/sci/ - Science & Math

0S + 0HNO3 -> 0H2SO4 + 0NO2 + 0H2O

Checkmate, chemistry.

i don't think there is a shortcut. just do it by observation.

S + 6HNO3 → H2SO4 + 6NO2 + 2H2O

>>3761142

well a safe way would be by .... dunno the english name oxygen count / lvl (oxidationszahlen someone transalte!) of the parts

e.g. S is in its elementary state of 0
H= +1 O= -2 N= +5

This way you can track the way of the elections if some electrons gone mission yo+ve done something wrong

Look at the elements that are only in one atom on each side. Sulfur is on its own on the left, so you know you can do that last. You know that there are going to be the same number of HNO3's as NO2's because they are the only ones with nitrogen. Then, the number of hydrogens must be equal, so I would start by trying 4HNO3 and just having the right side be as is with 4NO2 as stated earlier. That would mean that there was 12 oxygens on the left and 13 oxygens on the right. That means you need more oxygens on the left, So I would try going up to 6HNO3, because you can only increase the number of hydrogens on the right by two at a time. This yields 6NO2, and to balance out the hydrogen, 2H2O, which is the correct balanced equation. Hope that helps.

>>3761168

>>3761168
oxidation state / oxidation number

>>3761168
When you need english words, go to your wikipedia and search for the term in your language. Then switch to english.

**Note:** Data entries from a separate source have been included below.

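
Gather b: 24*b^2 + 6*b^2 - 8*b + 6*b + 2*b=30*b^2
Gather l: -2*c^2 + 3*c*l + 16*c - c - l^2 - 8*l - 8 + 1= -2*c^2 + 15*c - l^2 + l*(3*c - 8) - 7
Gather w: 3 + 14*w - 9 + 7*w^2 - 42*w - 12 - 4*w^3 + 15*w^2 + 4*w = -4*w^3 + 22*w^2 - 24*w - 18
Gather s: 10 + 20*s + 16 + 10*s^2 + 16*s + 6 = 10*s^2 + 36*s + 32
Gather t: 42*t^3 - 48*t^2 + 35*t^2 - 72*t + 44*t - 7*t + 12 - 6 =42*t^3 - 13*t^2 - 35*t + 6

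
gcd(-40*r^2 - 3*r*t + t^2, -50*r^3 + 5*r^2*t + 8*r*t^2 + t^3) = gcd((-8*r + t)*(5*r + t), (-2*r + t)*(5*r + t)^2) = 5*r + t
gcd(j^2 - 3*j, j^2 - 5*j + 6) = j - 3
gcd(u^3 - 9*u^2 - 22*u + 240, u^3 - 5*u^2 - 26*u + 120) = u^2 - u - 30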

If you're looking for an algorithm that will solve every scenario:

(1) Give every item a variable. In your case, S's constant is a, HNO3 is b, H2SO4 is c and so on.

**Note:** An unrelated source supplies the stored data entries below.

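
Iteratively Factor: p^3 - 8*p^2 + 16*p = (p - 4)*(p^2 - 4*p) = p*(p - 4)*(p - 4)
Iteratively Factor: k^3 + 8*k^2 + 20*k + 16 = (k + 2)*(k^2 + 6*k + 8) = (k + 2)*(k + 4)*(k + 2)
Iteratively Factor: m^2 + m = (m)*(m + 1)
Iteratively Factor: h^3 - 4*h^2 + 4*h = (h - 2)*(h^2 - 2*h) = (h - 2)^2*(h)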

(2) For every element involved, do the following:

(2A) For each term, multiply the constant by how much of that element there is. When doing S, for a you would get a*1=a from S. From HNO3 you would get b*0 (no S in HNO3) = 0. When doing O you would get a*0 and b*3 respectively.

(2B) For the left side, add up all of these, write equals, add up the ones on the right. For O you would get a*0+b*3=c*4+d*2+e*1.

(3) You know have a system of linear equations! Solve for smallest integers like you learned in elementary school. Replace variables with their values.

If you want it to assign fractions to elements, like 1/2 for oxygen in water hydrolysis, you can do some wizardry by treating things like O2 as if they were O and then /2 ing the resulting number.

I suck at teaching :| how do people not get this.

Just make the same amount of shit on one side equal out to other side.